Python character encoding (iii)

Source: Internet
Author: User

First, the character encoding classification:

The computer was invented by the Americans, the earliest characters encoded as ASCII, only the English alphanumeric and some special characters and the corresponding relationship between the numbers. Can be represented at most 8 bits (one byte), that is: 2**8 = 256, so the ASCII code can only represent a maximum of 256 symbols

  

Of course, our programming language is not a problem in English, ASCII enough, but in the processing of data, different countries have different languages, the Japanese will be in their own programs to add Japanese, Chinese will join Chinese.

And to express the Chinese, take a single byte table to represent a man, is impossible to express (even elementary school students know more than 2000 Chinese characters), the solution is only one, is a byte with >8 bit 2 in the representation, the more the number of changes on behalf of more, so that can be as many as possible to express the Chinese characters

So the Chinese have set their own standard gb2312 code, which specifies the correspondence between characters, including Chinese.

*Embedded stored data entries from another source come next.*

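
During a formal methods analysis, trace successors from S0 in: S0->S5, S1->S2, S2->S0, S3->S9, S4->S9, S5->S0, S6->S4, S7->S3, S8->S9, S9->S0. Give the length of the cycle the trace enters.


Trace from S0 until a state repeats:
  S0 -> S5 -> S0
S0 first seen at step 0, revisited at step 2.
Cycle length = 2 - 0 = 2

2


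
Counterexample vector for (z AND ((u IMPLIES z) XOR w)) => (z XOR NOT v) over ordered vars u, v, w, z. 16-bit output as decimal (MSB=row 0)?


F1 = (z AND ((u IMPLIES z) XOR w))
F2 = (z XOR NOT v)
Counterexample to F1=>F2 is where F1=1 and F2=0.
Evaluate each row (bits = u,v,w,z, MSB first):
  row 0 [0000]: F1=0 F2=1 -> F1&~F2 -> 0
  row 1 [0001]: F1=1 F2=0 -> F1&~F2 -> 1
  row 2 [0010]: F1=0 F2=1 -> F1&~F2 -> 0
  row 3 [0011]: F1=0 F2=0 -> F1&~F2 -> 0
  row 4 [0100]: F1=0 F2=0 -> F1&~F2 -> 0
  row 5 [0101]: F1=1 F2=1 -> F1&~F2 -> 0
  row 6 [0110]: F1=0 F2=0 -> F1&~F2 -> 0
  row 7 [0111]: F1=0 F2=1 -> F1&~F2 -> 0
  row 8 [1000]: F1=0 F2=1 -> F1&~F2 -> 0
  row 9 [1001]: F1=1 F2=0 -> F1&~F2 -> 1
  row 10 [1010]: F1=0 F2=1 -> F1&~F2 -> 0
  row 11 [1011]: F1=0 F2=0 -> F1&~F2 -> 0
  row 12 [1100]: F1=0 F2=0 -> F1&~F2 -> 0
  row 13 [1101]: F1=1 F2=1 -> F1&~F2 -> 0
  row 14 [1110]: F1=0 F2=0 -> F1&~F2 -> 0
  row 15 [1111]: F1=0 F2=1 -> F1&~F2 -> 0
Full result column, 4 rows per line (u,v fixed per line; w,z runs 00..11 left to right):
  rows 0-3 [u,v=00]: 0100  = hex 4
  rows 4-7 [u,v=01]: 0000  = hex 0
  rows 8-11 [u,v=10]: 0100  = hex 4
  rows 12-15 [u,v=11]: 0000  = hex 0
Counterexample vector (row 0 .. row 15) = 0100000001000000
Output column grouped in 4s = 0100 0000 0100 0000 = 0x4040
Convert to decimal digit by digit (value = value*16 + digit):
  4 -> 4
  4*16 + 0 = 64
  64*16 + 4 = 1028
  1028*16 + 0 = 16448
Decimal = 16448

16448


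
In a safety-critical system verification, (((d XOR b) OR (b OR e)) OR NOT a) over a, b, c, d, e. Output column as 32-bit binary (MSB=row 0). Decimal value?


Formula: (((d XOR b) OR (b OR e)) OR NOT a) over a, b, c, d, e (32 rows)
Evaluate each row (bits = a,b,c,d,e, MSB first):
  row 0 [00000]: (((0 XOR 0) OR (0 OR 0)) OR NOT 0) -> 1
  row 1 [00001]: (((0 XOR 0) OR (0 OR 1)) OR NOT 0) -> 1
  row 2 [00010]: (((1 XOR 0) OR (0 OR 0)) OR NOT 0) -> 1
  row 3 [00011]: (((1 XOR 0) OR (0 OR 1)) OR NOT 0) -> 1
  row 4 [00100]: (((0 XOR 0) OR (0 OR 0)) OR NOT 0) -> 1
  row 5 [00101]: (((0 XOR 0) OR (0 OR 1)) OR NOT 0) -> 1
  row 6 [00110]: (((1 XOR 0) OR (0 OR 0)) OR NOT 0) -> 1
  row 7 [00111]: (((1 XOR 0) OR (0 OR 1)) OR NOT 0) -> 1
  row 8 [01000]: (((0 XOR 1) OR (1 OR 0)) OR NOT 0) -> 1
  row 9 [01001]: (((0 XOR 1) OR (1 OR 1)) OR NOT 0) -> 1
  row 10 [01010]: (((1 XOR 1) OR (1 OR 0)) OR NOT 0) -> 1
  row 11 [01011]: (((1 XOR 1) OR (1 OR 1)) OR NOT 0) -> 1
  row 12 [01100]: (((0 XOR 1) OR (1 OR 0)) OR NOT 0) -> 1
  row 13 [01101]: (((0 XOR 1) OR (1 OR 1)) OR NOT 0) -> 1
  row 14 [01110]: (((1 XOR 1) OR (1 OR 0)) OR NOT 0) -> 1
  row 15 [01111]: (((1 XOR 1) OR (1 OR 1)) OR NOT 0) -> 1
  row 16 [10000]: (((0 XOR 0) OR (0 OR 0)) OR NOT 1) -> 0
  row 17 [10001]: (((0 XOR 0) OR (0 OR 1)) OR NOT 1) -> 1
  row 18 [10010]: (((1 XOR 0) OR (0 OR 0)) OR NOT 1) -> 1
  row 19 [10011]: (((1 XOR 0) OR (0 OR 1)) OR NOT 1) -> 1
  row 20 [10100]: (((0 XOR 0) OR (0 OR 0)) OR NOT 1) -> 0
  row 21 [10101]: (((0 XOR 0) OR (0 OR 1)) OR NOT 1) -> 1
  row 22 [10110]: (((1 XOR 0) OR (0 OR 0)) OR NOT 1) -> 1
  row 23 [10111]: (((1 XOR 0) OR (0 OR 1)) OR NOT 1) -> 1
  row 24 [11000]: (((0 XOR 1) OR (1 OR 0)) OR NOT 1) -> 1
  row 25 [11001]: (((0 XOR 1) OR (1 OR 1)) OR NOT 1) -> 1
  row 26 [11010]: (((1 XOR 1) OR (1 OR 0)) OR NOT 1) -> 1
  row 27 [11011]: (((1 XOR 1) OR (1 OR 1)) OR NOT 1) -> 1
  row 28 [11100]: (((0 XOR 1) OR (1 OR 0)) OR NOT 1) -> 1
  row 29 [11101]: (((0 XOR 1) OR (1 OR 1)) OR NOT 1) -> 1
  row 30 [11110]: (((1 XOR 1) OR (1 OR 0)) OR NOT 1) -> 1
  row 31 [11111]: (((1 XOR 1) OR (1 OR 1)) OR NOT 1) -> 1
Full result column, 4 rows per line (a,b,c fixed per line; d,e runs 00..11 left to right):
  rows 0-3 [a,b,c=000]: 1111  = hex F
  rows 4-7 [a,b,c=001]: 1111  = hex F
  rows 8-11 [a,b,c=010]: 1111  = hex F
  rows 12-15 [a,b,c=011]: 1111  = hex F
  rows 16-19 [a,b,c=100]: 0111  = hex 7
  rows 20-23 [a,b,c=101]: 0111  = hex 7
  rows 24-27 [a,b,c=110]: 1111  = hex F
  rows 28-31 [a,b,c=111]: 1111  = hex F
Output column (row 0 .. row 31) = 11111111111111110111011111111111
Output column grouped in 4s = 1111 1111 1111 1111 0111 0111 1111 1111 = 0xFFFF77FF
Convert to decimal digit by digit (value = value*16 + digit):
  F -> 15
  15*16 + 15 (F) = 255
  255*16 + 15 (F) = 4095
  4095*16 + 15 (F) = 65535
  65535*16 + 7 = 1048567
  1048567*16 + 7 = 16777079
  16777079*16 + 15 (F) = 268433279
  268433279*16 + 15 (F) = 4294932479
Decimal = 4294932479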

The Japanese have set their own shift_jis codes.

Koreans set their own EUC-KR codes (in addition, South Koreans say that computers were invented by them, requiring the world to be harmonized with Korean code)

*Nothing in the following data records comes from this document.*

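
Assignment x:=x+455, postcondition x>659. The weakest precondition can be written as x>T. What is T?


Formula: wp(x:=E, P) = P[E/x] (substitute E for x in postcondition)
Step 1: Postcondition: x>659
Step 2: Substitute x+455 for x: x+455>659
Step 3: Solve for x: x > 659-455 = 204

204


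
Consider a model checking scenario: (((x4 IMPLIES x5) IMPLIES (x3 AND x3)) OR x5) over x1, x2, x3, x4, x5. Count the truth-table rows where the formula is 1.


Formula: (((x4 IMPLIES x5) IMPLIES (x3 AND x3)) OR x5) over 5 vars (32 rows)
Evaluate each row (x1, x2, x3, x4, x5 as bits, MSB first):
  row 0 [00000]: (((0 IMPLIES 0) IMPLIES (0 AND 0)) OR 0) -> 0
  row 1 [00001]: (((0 IMPLIES 1) IMPLIES (0 AND 0)) OR 1) -> 1
  row 2 [00010]: (((1 IMPLIES 0) IMPLIES (0 AND 0)) OR 0) -> 1
  row 3 [00011]: (((1 IMPLIES 1) IMPLIES (0 AND 0)) OR 1) -> 1
  row 4 [00100]: (((0 IMPLIES 0) IMPLIES (1 AND 1)) OR 0) -> 1
  row 5 [00101]: (((0 IMPLIES 1) IMPLIES (1 AND 1)) OR 1) -> 1
  row 6 [00110]: (((1 IMPLIES 0) IMPLIES (1 AND 1)) OR 0) -> 1
  row 7 [00111]: (((1 IMPLIES 1) IMPLIES (1 AND 1)) OR 1) -> 1
  row 8 [01000]: (((0 IMPLIES 0) IMPLIES (0 AND 0)) OR 0) -> 0
  row 9 [01001]: (((0 IMPLIES 1) IMPLIES (0 AND 0)) OR 1) -> 1
  row 10 [01010]: (((1 IMPLIES 0) IMPLIES (0 AND 0)) OR 0) -> 1
  row 11 [01011]: (((1 IMPLIES 1) IMPLIES (0 AND 0)) OR 1) -> 1
  row 12 [01100]: (((0 IMPLIES 0) IMPLIES (1 AND 1)) OR 0) -> 1
  row 13 [01101]: (((0 IMPLIES 1) IMPLIES (1 AND 1)) OR 1) -> 1
  row 14 [01110]: (((1 IMPLIES 0) IMPLIES (1 AND 1)) OR 0) -> 1
  row 15 [01111]: (((1 IMPLIES 1) IMPLIES (1 AND 1)) OR 1) -> 1
  row 16 [10000]: (((0 IMPLIES 0) IMPLIES (0 AND 0)) OR 0) -> 0
  row 17 [10001]: (((0 IMPLIES 1) IMPLIES (0 AND 0)) OR 1) -> 1
  row 18 [10010]: (((1 IMPLIES 0) IMPLIES (0 AND 0)) OR 0) -> 1
  row 19 [10011]: (((1 IMPLIES 1) IMPLIES (0 AND 0)) OR 1) -> 1
  row 20 [10100]: (((0 IMPLIES 0) IMPLIES (1 AND 1)) OR 0) -> 1
  row 21 [10101]: (((0 IMPLIES 1) IMPLIES (1 AND 1)) OR 1) -> 1
  row 22 [10110]: (((1 IMPLIES 0) IMPLIES (1 AND 1)) OR 0) -> 1
  row 23 [10111]: (((1 IMPLIES 1) IMPLIES (1 AND 1)) OR 1) -> 1
  row 24 [11000]: (((0 IMPLIES 0) IMPLIES (0 AND 0)) OR 0) -> 0
  row 25 [11001]: (((0 IMPLIES 1) IMPLIES (0 AND 0)) OR 1) -> 1
  row 26 [11010]: (((1 IMPLIES 0) IMPLIES (0 AND 0)) OR 0) -> 1
  row 27 [11011]: (((1 IMPLIES 1) IMPLIES (0 AND 0)) OR 1) -> 1
  row 28 [11100]: (((0 IMPLIES 0) IMPLIES (1 AND 1)) OR 0) -> 1
  row 29 [11101]: (((0 IMPLIES 1) IMPLIES (1 AND 1)) OR 1) -> 1
  row 30 [11110]: (((1 IMPLIES 0) IMPLIES (1 AND 1)) OR 0) -> 1
  row 31 [11111]: (((1 IMPLIES 1) IMPLIES (1 AND 1)) OR 1) -> 1
Full result column, 8 rows per line (x1,x2 fixed per line; x3,x4,x5 runs 000..111 left to right):
  rows 0-7 [x1,x2=00]: 01111111  (ones: 7)
  rows 8-15 [x1,x2=01]: 01111111  (ones: 7)
  rows 16-23 [x1,x2=10]: 01111111  (ones: 7)
  rows 24-31 [x1,x2=11]: 01111111  (ones: 7)
Count of 1-rows = 7+7+7+7 = 28

28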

At this time, the problem arises, proficient in 18 languages of the small week classmate modest in 8 languages to write a document, then this document, according to which country standards, will appear garbled (because the various standards at the moment are only the text of their own country, including the character and the corresponding relationship between the numbers, if the use of a national encoding format, Then the language of the remaining languages will be garbled when parsing the text.

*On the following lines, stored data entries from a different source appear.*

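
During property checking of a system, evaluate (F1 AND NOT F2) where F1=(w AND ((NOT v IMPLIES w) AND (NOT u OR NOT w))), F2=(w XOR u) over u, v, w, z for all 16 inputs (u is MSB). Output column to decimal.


F1 = (w AND ((NOT v IMPLIES w) AND (NOT u OR NOT w)))
F2 = (w XOR u)
Counterexample to F1=>F2 is where F1=1 and F2=0.
Evaluate each row (bits = u,v,w,z, MSB first):
  row 0 [0000]: F1=0 F2=0 -> F1&~F2 -> 0
  row 1 [0001]: F1=0 F2=0 -> F1&~F2 -> 0
  row 2 [0010]: F1=1 F2=1 -> F1&~F2 -> 0
  row 3 [0011]: F1=1 F2=1 -> F1&~F2 -> 0
  row 4 [0100]: F1=0 F2=0 -> F1&~F2 -> 0
  row 5 [0101]: F1=0 F2=0 -> F1&~F2 -> 0
  row 6 [0110]: F1=1 F2=1 -> F1&~F2 -> 0
  row 7 [0111]: F1=1 F2=1 -> F1&~F2 -> 0
  row 8 [1000]: F1=0 F2=1 -> F1&~F2 -> 0
  row 9 [1001]: F1=0 F2=1 -> F1&~F2 -> 0
  row 10 [1010]: F1=0 F2=0 -> F1&~F2 -> 0
  row 11 [1011]: F1=0 F2=0 -> F1&~F2 -> 0
  row 12 [1100]: F1=0 F2=1 -> F1&~F2 -> 0
  row 13 [1101]: F1=0 F2=1 -> F1&~F2 -> 0
  row 14 [1110]: F1=0 F2=0 -> F1&~F2 -> 0
  row 15 [1111]: F1=0 F2=0 -> F1&~F2 -> 0
Full result column, 4 rows per line (u,v fixed per line; w,z runs 00..11 left to right):
  rows 0-3 [u,v=00]: 0000  = hex 0
  rows 4-7 [u,v=01]: 0000  = hex 0
  rows 8-11 [u,v=10]: 0000  = hex 0
  rows 12-15 [u,v=11]: 0000  = hex 0
Counterexample vector (row 0 .. row 15) = 0000000000000000
Output column grouped in 4s = 0000 0000 0000 0000 = 0x0000
Convert to decimal digit by digit (value = value*16 + digit):
  0 -> 0
  0*16 + 0 = 0
  0*16 + 0 = 0
  0*16 + 0 = 0
Decimal = 0

0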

So there is an urgent need for a world standard (which can contain all the languages of the world) so the Unicode came into being (Koreans say no, then no eggs)

ASCII uses 1 bytes (8-bit binary) to represent one character

Unicode commonly used 2 bytes (16-bit binary) represents a character, the uncommon Word needs 4 bytes

Cases:

The letter x, denoted by ASCII is decimal 120, binary 0111 1000

Chinese characters are beyond the ASCII encoding range, Unicode encoding is decimal 20013 , binary 01001110 00101101 .

The letter x, which uses Unicode to represent the binary 0000 0000 0111 1000, so Unicode compatible ASCII, also compatible with all nations, is the world's standard

This time the garbled problem disappears, all the documents we use but the new problem arises, if all our documents are English, you can use Unicode more space than ASCII, the storage and transmission is very inefficient

In the spirit of saving, there has been the conversion of Unicode encoding to "Variable length encoding" UTF-8 encoding. The UTF-8 encoding encodes a Unicode character into 1-6 bytes according to a different number size, the commonly used English letter is encoded in 1 bytes, the kanji is usually 3 bytes, and only the very uncommon characters are encoded into 4-6 bytes. If the text you want to transfer contains a large number of English characters, you can save space with UTF-8 encoding:

  

character ASCII Unicode UTF-8
A 01000001 00000000 01000001 01000001
In X 01001110 00101101 11100100 10111000 10101101

It can also be found from the table above that the UTF-8 encoding has an added benefit that ASCII encoding can actually be seen as part of the UTF-8 encoding, so a large number of legacy software that only supports ASCII encoding can continue to work under UTF-8 encoding.

Python character encoding (iii)

Contact Us

The content source of this page is from Internet, which doesn't represent Alibaba Cloud's opinion; products and services mentioned on that page don't have any relationship with Alibaba Cloud. If the content of the page makes you feel confusing, please write us an email, we will handle the problem within 5 days after receiving your email.

If you find any instances of plagiarism from the community, please send an email to: info-contact@alibabacloud.com and provide relevant evidence. A staff member will contact you within 5 working days.

A Free Trial That Lets You Build Big!

Start building with 50+ products and up to 12 months usage for Elastic Compute Service

  • Sales Support

    1 on 1 presale consultation

  • After-Sales Support

    24/7 Technical Support 6 Free Tickets per Quarter Faster Response

  • Alibaba Cloud offers highly flexible support services tailored to meet your exact needs.